Leur intérêt est extrême, puisqu’ils expliquent en particulier la technique des centuriations, qui ont marqué le territoire des colonies et des municipes, tout particulièrement en Occident ; mais leur difficulté explique qu’ils aient si rarement été traduits, et qu’ils soient trop peu utilisés par les historiens et les archéologues. Jean-Yves Guillaumin nous a déjà donné un premier volume, contenant le traité d’Hygin le gromatique sur L’établissement des limites ainsi que les fragments conservés de Frontin, et le manuscrit d’un second volume est en voie d’achèvement.
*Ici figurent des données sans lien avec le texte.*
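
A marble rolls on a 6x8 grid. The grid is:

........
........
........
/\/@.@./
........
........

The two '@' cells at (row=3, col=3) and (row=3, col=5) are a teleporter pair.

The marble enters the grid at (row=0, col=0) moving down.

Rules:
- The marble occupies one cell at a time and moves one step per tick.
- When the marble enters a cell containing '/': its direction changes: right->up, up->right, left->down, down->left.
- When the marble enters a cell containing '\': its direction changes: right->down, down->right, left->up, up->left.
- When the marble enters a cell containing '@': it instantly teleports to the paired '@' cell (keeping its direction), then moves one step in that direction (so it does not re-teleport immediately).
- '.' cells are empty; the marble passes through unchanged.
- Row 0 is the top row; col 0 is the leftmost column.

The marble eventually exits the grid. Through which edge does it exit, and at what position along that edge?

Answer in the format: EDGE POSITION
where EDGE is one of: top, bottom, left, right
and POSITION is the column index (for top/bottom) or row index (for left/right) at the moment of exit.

Step 1: enter (0,0), '.' pass, move down to (1,0)
Step 2: enter (1,0), '.' pass, move down to (2,0)
Step 3: enter (2,0), '.' pass, move down to (3,0)
Step 4: enter (3,0), '/' deflects down->left, move left to (3,-1)
Step 5: at (3,-1) — EXIT via left edge, pos 3

Answer: left 3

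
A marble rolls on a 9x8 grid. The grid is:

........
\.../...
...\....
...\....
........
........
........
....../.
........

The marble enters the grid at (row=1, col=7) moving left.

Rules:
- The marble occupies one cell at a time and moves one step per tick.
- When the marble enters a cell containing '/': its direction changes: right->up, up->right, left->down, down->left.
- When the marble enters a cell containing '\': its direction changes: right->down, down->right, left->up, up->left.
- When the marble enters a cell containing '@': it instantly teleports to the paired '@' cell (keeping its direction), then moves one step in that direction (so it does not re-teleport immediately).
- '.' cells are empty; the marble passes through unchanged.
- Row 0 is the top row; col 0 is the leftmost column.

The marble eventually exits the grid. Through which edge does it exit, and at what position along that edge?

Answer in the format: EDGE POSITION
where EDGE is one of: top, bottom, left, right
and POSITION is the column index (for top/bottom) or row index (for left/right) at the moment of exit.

Step 1: enter (1,7), '.' pass, move left to (1,6)
Step 2: enter (1,6), '.' pass, move left to (1,5)
Step 3: enter (1,5), '.' pass, move left to (1,4)
Step 4: enter (1,4), '/' deflects left->down, move down to (2,4)
Step 5: enter (2,4), '.' pass, move down to (3,4)
Step 6: enter (3,4), '.' pass, move down to (4,4)
Step 7: enter (4,4), '.' pass, move down to (5,4)
Step 8: enter (5,4), '.' pass, move down to (6,4)
Step 9: enter (6,4), '.' pass, move down to (7,4)
Step 10: enter (7,4), '.' pass, move down to (8,4)
Step 11: enter (8,4), '.' pass, move down to (9,4)
Step 12: at (9,4) — EXIT via bottom edge, pos 4

Answer: bottom 4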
On notera que le traité Des fortifications du camp du Pseudo-Hygin, publié dans la CUF dès 1979, est lui aussi un texte qui nous a été transmis par ce corpus des arpenteurs. Grâce à la diligence de Jean-Yves Guillaumin encore, l’édition des Noces de Philologie et Mercure de Martianus Capella progresse à un rythme soutenu, puisque les trois livres sur la dialectique, la géométrie et l’arithmétique ont déjà paru, et que le livre sur la musique paraîtra en 2010 au plus tard. Cette encyclopédie des sept arts libéraux, conjuguant les trois arts du trivium (grammaire, dialectique et rhétorique) et les quatre arts du quadrivium (géométrie, arithmétique, astronomie, musique), est à la fois un document de première importance sur la culture tardo-antique dans les milieux néo-platoniciens de langue latine du Ve siècle, et un des principaux agents de transmission de cette culture dans l’Occident médiéval à partir de la Renaissance carolingienne, qui la copia et glosa abondamment.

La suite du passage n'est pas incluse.